But why two engines:question: one to drive each back wheel:question: 
Jody


----------



## Bigdog (Sep 18, 2003)

I have seen doubles and even triples at tractor shows. No real reason for them. Just barnyard engineering at it's best.


----------



## johnbron (Sep 17, 2003)

:duel: I think a set of duel rear wheels would make it look much better.:question:


----------



## Argee (Sep 17, 2003)

I'll bet the original reason was to pull a bigger plow.
:wow:
Wow, look at the spread on those tires, you could cultivate 6 rows at a time.


----------



## parts man (Sep 24, 2003)

THat one is 2 Farmall A's put together. I read an article in "RED POWER" magazine about a company that used to pur 2 tractors together for more HP. I think they mainly used 400 Farmalls.


----------



## caseman-d (Nov 29, 2003)

There was a set of double at our local show acouple of years ago.
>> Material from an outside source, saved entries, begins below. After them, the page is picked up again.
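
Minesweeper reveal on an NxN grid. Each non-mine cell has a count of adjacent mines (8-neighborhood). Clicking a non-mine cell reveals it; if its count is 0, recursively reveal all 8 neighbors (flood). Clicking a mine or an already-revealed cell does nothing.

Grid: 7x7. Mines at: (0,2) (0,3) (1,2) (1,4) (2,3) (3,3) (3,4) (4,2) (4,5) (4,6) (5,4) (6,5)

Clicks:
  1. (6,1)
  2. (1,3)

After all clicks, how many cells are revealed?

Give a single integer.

Click 1 (6,1) count=0: revealed 18 new [(0,0) (0,1) (1,0) (1,1) (2,0) (2,1) (3,0) (3,1) (4,0) (4,1) (5,0) (5,1) (5,2) (5,3) (6,0) (6,1) (6,2) (6,3)] -> total=18
Click 2 (1,3) count=5: revealed 1 new [(1,3)] -> total=19

Answer: 19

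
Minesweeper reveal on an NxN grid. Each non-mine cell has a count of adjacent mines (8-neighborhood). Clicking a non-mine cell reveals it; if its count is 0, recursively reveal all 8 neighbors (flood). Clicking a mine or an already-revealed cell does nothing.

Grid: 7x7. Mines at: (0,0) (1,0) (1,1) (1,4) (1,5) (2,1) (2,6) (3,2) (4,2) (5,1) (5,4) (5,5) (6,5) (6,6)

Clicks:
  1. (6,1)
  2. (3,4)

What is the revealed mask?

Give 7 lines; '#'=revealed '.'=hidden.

Click 1 (6,1) count=1: revealed 1 new [(6,1)] -> total=1
Click 2 (3,4) count=0: revealed 9 new [(2,3) (2,4) (2,5) (3,3) (3,4) (3,5) (4,3) (4,4) (4,5)] -> total=10

Answer: .......
.......
...###.
...###.
...###.
.......
.#.....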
The guy claimed that way he could take his wife with him, not sure if it's true or not but sounded good


----------



## jodyand (Sep 16, 2003)

> _Originally posted by caseman-d _
> *There was a set of double at our local show couple of years ago. The guy claimed that way he could take his wife with him, not sure if it's true or not but sounded good *



He must have really loved her i always thought that tractor time was to get away from the wife:smiles: Welcome caseman-d mighty glad to have you abroad.:friends: 
Jody


----------



## Old_Nodaker (Nov 1, 2003)

Back in the 50's they'd take two JD R's or 80's, remove the front wheels, and hook them up in line. I suppose some sort of 5th wheel setup. Then steered it with hydralic cylinders. Kind of the first articulating tractor. I don't know how they did the clutching/shifting stuff.


----------



## Chris (Sep 15, 2003)

> _Originally posted by caseman-d _
> *There was a set of double at our local show acouple of years ago. The guy claimed that way he could take his wife with him, not sure if it's true or not but sounded good *


Chips Ahoy and welcome caseman-D ----   

Andy


----------



## parts man (Sep 24, 2003)

> _Originally posted by Old_Nodaker _
> *Back in the 50's they'd take two JD R's or 80's, remove the front wheels, and hook them up in line. I suppose some sort of 5th wheel setup. Then steered it with hydralic cylinders. Kind of the first articulating tractor. I don't know how they did the clutching/shifting stuff. *



If I remember the article correctly, that's how the "Steiger" company got started.


----------